After some time when I still didn’t reach up to the first floor, one of my friends understood the reason. It was very sweet on her part to come down to the ground floor, hold my hand and take me to the escalator – all the way assuring that she would be going up with me holding my hand. And, that is just what she did!

Lo! We reached the first floor hand in hand and joined the others in exploring the stuff there. The same friend held my hand while descending from the first floor to the ground floor as well. The others who had by that time known what had kept me downstairs, went down and and encouraged me to do so. But, this friend stayed back, held my hand, stepped on the escalator with me and gave me the courage to move downstairs.

It has been more than a decade to that first exposure to an escalator. Surely, I don’t spare a second before stepping onto escalators now! But, the memory of that first step sure makes me chuckle 🙂

As I stepped out of Pantaloons that evening thanking my friend endlessly for lending her hand to help me overcome my fear, I learnt a very important life lesson – first steps aren’t always cakewalks!

Across life’s pathways, being sensitive to others’ first steps helps makes the journey pleasant for them. At times encouragement from a distance helps.
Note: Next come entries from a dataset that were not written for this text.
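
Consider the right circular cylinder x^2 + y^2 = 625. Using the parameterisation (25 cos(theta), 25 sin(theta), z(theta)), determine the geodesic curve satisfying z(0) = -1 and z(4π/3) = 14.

Parameterise the cylinder of radius R = 25 as
    r(θ) = (25 cos θ, 25 sin θ, z(θ)).
The arc-length element is
    ds = sqrt(625 + (dz/dθ)^2) dθ,
so the Lagrangian is L = sqrt(625 + z'^2).
L depends on z' only, not on z or θ, so ∂L/∂z = 0 and
    ∂L/∂z' = z' / sqrt(625 + z'^2).
The Euler-Lagrange equation gives
    d/dθ( z' / sqrt(625 + z'^2) ) = 0,
so z' is constant. Integrating once:
    z(θ) = a θ + b,
a helix on the cylinder (a straight line when the cylinder is unrolled). The constants a, b are determined by the endpoint conditions.
With endpoint conditions z(0) = -1 and z(4π/3) = 14: from z(0) = b we get b = -1, and a·4π/3 + -1 = 14 gives a = 45/(4π), so
    z(θ) = (45/(4π)) θ − 1.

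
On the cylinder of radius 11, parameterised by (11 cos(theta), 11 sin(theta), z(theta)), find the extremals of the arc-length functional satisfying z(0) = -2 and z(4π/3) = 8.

Parameterise the cylinder of radius R = 11 as
    r(θ) = (11 cos θ, 11 sin θ, z(θ)).
The arc-length element is
    ds = sqrt(121 + (dz/dθ)^2) dθ,
so the Lagrangian is L = sqrt(121 + z'^2).
L depends on z' only, not on z or θ, so ∂L/∂z = 0 and
    ∂L/∂z' = z' / sqrt(121 + z'^2).
The Euler-Lagrange equation gives
    d/dθ( z' / sqrt(121 + z'^2) ) = 0,
so z' is constant. Integrating once:
    z(θ) = a θ + b,
a helix on the cylinder (a straight line when the cylinder is unrolled). The constants a, b are determined by the endpoint conditions.
With endpoint conditions z(0) = -2 and z(4π/3) = 8: from z(0) = b we get b = -2, and a·4π/3 + -2 = 8 gives a = 15/(2π), so
    z(θ) = (15/(2π)) θ − 2.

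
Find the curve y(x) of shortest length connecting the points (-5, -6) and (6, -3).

Arc-length functional: J[y] = ∫ sqrt(1 + (y')^2) dx.
Lagrangian L = sqrt(1 + (y')^2) has no explicit y dependence, so ∂L/∂y = 0 and the Euler-Lagrange equation gives
    d/dx( y' / sqrt(1 + (y')^2) ) = 0  ⇒  y' / sqrt(1 + (y')^2) = const.
Hence y' is constant, so y(x) is affine.
Fitting the endpoints (-5, -6) and (6, -3):
    slope m = ((-3) − (-6)) / (6 − (-5)) = 3/11,
    intercept c = (-6) − m·(-5) = -51/11.
Extremal: y(x) = (3/11) x - 51/11.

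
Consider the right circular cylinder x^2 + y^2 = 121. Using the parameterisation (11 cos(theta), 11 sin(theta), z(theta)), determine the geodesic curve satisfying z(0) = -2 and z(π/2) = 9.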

But at a few other times, what is needed is to extend the hand to hold on to and take the step together. It helps address the inner fear and the accompanying hesitation along with providing the confidence and the courage for an independent step in the future.

Coming to escalators, now that I don’t bat an eyelid before using escalators, I always look out for people who might be in the same place that I was years before and extend them a hand with a few words of courage. I am grateful to God for teaching me such a vital lesson from the experience that day and also for reminding me how He holds my hand across life’s myriad pathways with His promises – “When you pass through the waters, I will be with you; and when you pass through the rivers, they will not sweep over you . . .”

So yes, a fun outing turned into a vital learning that day. To be sensitive and respond to someone’s inner fear of the first step does more than you can think of in many ways. It helps keep your conscience alive and responsive (that’s to your benefit) and helps the other person reach a new level of confidence along with accomplishing the immediate goal at hand.

 And if you are a person hesitant or afraid to take a first step in any area of your life – literally or otherwise, I would like to encourage you that a helping hand would soon come by. Don’t stop . . . move on!